ON THE ARRIVAL OF AN ILLNESS

When the reverberations of shock subside in you,
May grace come to restore you to balance.
May it shape a new space in your heart
To embrace this illness as a teacher
Who has come to open your life to new worlds.

May you find in yourself
A courageous hospitality
Toward what is difficult,
Painful, and unknown.

May you learn to use this illness
As a lantern to illuminate
The new qualities that will emerge in you.

May you be granted the courage and vision
To work through passivity and self-pity,
To see the beauty you can harvest
From the riches of this dark invitation.

May you learn to receive it graciously,
And promise to learn swiftly
That it may leave you newborn,
Willing to dedicate your time to birth.

John O’Donohue
excerpts from “On the Arrival of Illness”

PANDEMIC

What if you thought of it
as the Jews consider the Sabbath—
the most sacred of times?
Cease from travel.
Cease from buying and selling.
Give up, just for now, 
on trying to make the world
different than it is. 
Sing. Pray. Touch only those
to whom you commit your life.
Center down.
 
And when your body has become still,
reach out with your heart.
Know that we are connected
in ways that are terrifying and beautiful.
(You could hardly deny it now.)
Know that our lives
are in one another’s hands.
(Surely, that has come clear.)
Do not reach out your hands.
Reach out your heart.
Reach out your words.
Reach out all the tendrils
of compassion that move, invisibly,
where we cannot touch.
 
Promise this world your love–
for better or for worse,
in sickness and in health,
so long as we all shall live.
 
Lynn Ungar
March 11, 2020
lynnungar.com

LENT PRAYERS

DAILY

You alone bring order to the unruly wills and affections of sinners: may we love what You command, and desire what You promise, so that, among the swift and varied changes of this world, our hearts may be fixed where true joy is to be found.

MORNING

Drive far from us all wrong desires, incline our hearts to keep Your ways: grant that having cheerfully done Your will this day, we may, when night comes, rejoice and give You thanks; through the One Who lives and reigns with You and the Holy Spirit, One God, now and forever. Amen.

EVENING

You made this day for the works of the light, and this night for the refreshment of our minds and bodies: keep us now in Christ; grant us a peaceful evening, and a night free from sin, and bring us at last to eternal life; through the One Who lives and reigns with You and the Holy Spirit, One God, now and for ever. Amen.

COURAGE IS HEARTBREAK

Human beings are constantly trying to take courageous paths in their lives: in their marriages, in their relationships, in their work and with themselves. But the human way is to hope that there's a way to take that courageous step—without having one's heart broken. And it's my contention that there is no sincere path a human being can take without breaking his or her heart. 

There is no marriage, no matter how happy, that won't at times find you wanting and break your heart. In raising a family, there is no way to be a good mother or father without a child breaking that parental heart. In a good job, a good vocation, if we are sincere about our contribution, our work will always find us wanting at times. In an individual life, if we are sincere about examining our own integrity, we should, if we are really serious, at times, be existentially disappointed with ourselves. 

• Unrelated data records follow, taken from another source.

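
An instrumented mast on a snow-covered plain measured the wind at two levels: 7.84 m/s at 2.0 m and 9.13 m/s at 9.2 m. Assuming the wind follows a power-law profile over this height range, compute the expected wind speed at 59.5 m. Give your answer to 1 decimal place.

11.0 m/s

First find α: α = ln(V₂/V₁)/ln(z₂/z₁) = ln(9.13/7.84)/ln(9.2/2.0) = 0.15233/1.52606 = 0.0998
Extrapolate from 9.2 m to 59.5 m: V₃ = 9.13 × (59.5/9.2)^0.0998 = 9.13 × 1.2048 = 11.0001 m/s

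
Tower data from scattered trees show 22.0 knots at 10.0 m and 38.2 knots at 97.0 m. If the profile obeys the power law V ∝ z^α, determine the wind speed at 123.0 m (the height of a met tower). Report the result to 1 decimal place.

40.5 knots

First find α: α = ln(V₂/V₁)/ln(z₂/z₁) = ln(38.2/22.0)/ln(97.0/10.0) = 0.55179/2.27213 = 0.2429
Extrapolate from 97.0 m to 123.0 m: V₃ = 38.2 × (123.0/97.0)^0.2429 = 38.2 × 1.0594 = 40.4678 knots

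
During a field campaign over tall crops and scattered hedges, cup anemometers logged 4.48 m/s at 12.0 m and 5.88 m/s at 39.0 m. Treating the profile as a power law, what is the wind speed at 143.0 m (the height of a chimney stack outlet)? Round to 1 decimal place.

First find α: α = ln(V₂/V₁)/ln(z₂/z₁) = ln(5.88/4.48)/ln(39.0/12.0) = 0.27193/1.17865 = 0.2307
Extrapolate from 39.0 m to 143.0 m: V₃ = 5.88 × (143.0/39.0)^0.2307 = 5.88 × 1.3495 = 7.9353 m/s

7.9 m/s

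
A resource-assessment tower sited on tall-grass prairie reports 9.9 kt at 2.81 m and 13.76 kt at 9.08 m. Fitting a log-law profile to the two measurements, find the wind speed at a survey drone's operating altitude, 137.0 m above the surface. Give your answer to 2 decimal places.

Log law: V ∝ ln(z/z₀). From the pair, with r = V₁/V₂ = 0.71948,
ln z₀ = (ln z₁ − r·ln z₂)/(1 − r) = (1.0332 − 0.71948×2.2061)/0.28052 = -1.9750 → z₀ = 0.1388 m
V₃ = V₁ · ln(z₃/z₀)/ln(z₁/z₀) = 9.9 × 6.8950/3.0082 = 22.6915 kt

22.69 kt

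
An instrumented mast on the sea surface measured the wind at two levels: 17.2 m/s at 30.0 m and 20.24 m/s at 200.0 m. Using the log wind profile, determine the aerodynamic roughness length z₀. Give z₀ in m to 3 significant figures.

Log law: V(z) ∝ ln(z/z₀). With r = V₁/V₂ = 17.2/20.24 = 0.84980,
r · ln(z₂/z₀) = ln(z₁/z₀) ⇒ ln z₀ = (ln z₁ − r·ln z₂)/(1 − r)
ln z₀ = (3.40120 − 0.84980×5.29832) / 0.15020 = -7.3325
z₀ = exp(-7.3325) = 0.0006539 m

z₀ ≈ 0.000654 m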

So it can be a lovely, merciful thing to think, "Actually, there is no path I can take without having my heart broken, so why not get on with it and stop wanting these extra-special circumstances which stop me from doing something courageous?" 

David Whyte

HOME

Home is where we start from, and it inevitably also determines how we start to be who we are.

There is nothing as un-neutral as a home. It is the most self-effacing laboratory of consciousness quietly shaping belief, expectation, and life direction.

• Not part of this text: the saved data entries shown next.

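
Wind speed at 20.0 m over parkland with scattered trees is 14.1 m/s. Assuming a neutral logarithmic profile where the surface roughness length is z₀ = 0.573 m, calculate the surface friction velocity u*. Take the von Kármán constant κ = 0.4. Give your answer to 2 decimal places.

Log law: V(z) = (u*/κ) · ln(z/z₀) ⇒ u* = κ · V / ln(z/z₀)
u* = 0.4 × 14.1 / ln(20.0/0.573) = 0.4 × 14.1 / 3.5526
   = 5.6400 / 3.5526 = 1.5876 m/s

u* ≈ 1.59 m/s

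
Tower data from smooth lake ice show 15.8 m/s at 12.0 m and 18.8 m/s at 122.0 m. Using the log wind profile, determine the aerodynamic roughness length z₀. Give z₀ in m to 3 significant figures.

z₀ ≈ 0.0000595 m

Log law: V(z) ∝ ln(z/z₀). With r = V₁/V₂ = 15.8/18.8 = 0.84043,
r · ln(z₂/z₀) = ln(z₁/z₀) ⇒ ln z₀ = (ln z₁ − r·ln z₂)/(1 − r)
ln z₀ = (2.48491 − 0.84043×4.80402) / 0.15957 = -9.7291
z₀ = exp(-9.7291) = 0.00005953 m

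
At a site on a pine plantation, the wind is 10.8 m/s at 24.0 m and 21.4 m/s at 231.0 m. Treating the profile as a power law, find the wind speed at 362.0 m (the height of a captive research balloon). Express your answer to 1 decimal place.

24.5 m/s

First find α: α = ln(V₂/V₁)/ln(z₂/z₁) = ln(21.4/10.8)/ln(231.0/24.0) = 0.68384/2.26436 = 0.3020
Extrapolate from 231.0 m to 362.0 m: V₃ = 21.4 × (362.0/231.0)^0.3020 = 21.4 × 1.1453 = 24.5094 m/s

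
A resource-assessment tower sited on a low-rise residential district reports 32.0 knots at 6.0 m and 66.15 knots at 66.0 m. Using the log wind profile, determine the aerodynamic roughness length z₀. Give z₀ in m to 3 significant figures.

Log law: V(z) ∝ ln(z/z₀). With r = V₁/V₂ = 32.0/66.15 = 0.48375,
r · ln(z₂/z₀) = ln(z₁/z₀) ⇒ ln z₀ = (ln z₁ − r·ln z₂)/(1 − r)
ln z₀ = (1.79176 − 0.48375×4.18965) / 0.51625 = -0.4552
z₀ = exp(-0.4552) = 0.6343 m

z₀ ≈ 0.634 m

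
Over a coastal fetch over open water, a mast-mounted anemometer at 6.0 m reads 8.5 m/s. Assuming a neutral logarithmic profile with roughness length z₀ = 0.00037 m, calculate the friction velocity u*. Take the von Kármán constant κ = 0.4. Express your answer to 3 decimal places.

Log law: V(z) = (u*/κ) · ln(z/z₀) ⇒ u* = κ · V / ln(z/z₀)
u* = 0.4 × 8.5 / ln(6.0/0.00037) = 0.4 × 8.5 / 9.6938
   = 3.4000 / 9.6938 = 0.3507 m/s

u* ≈ 0.351 m/s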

The home is the locus of a poignant transience. In order to grow up, we have to learn to leave home.

Home is where the heart is. It stands for the sure center where individual life is shaped and from where it journeys forth. What it ultimately intends is that each of its individuals would develop the capacity to be at home in themselves.

In a sense that is exactly what spirituality is: the art of homecoming.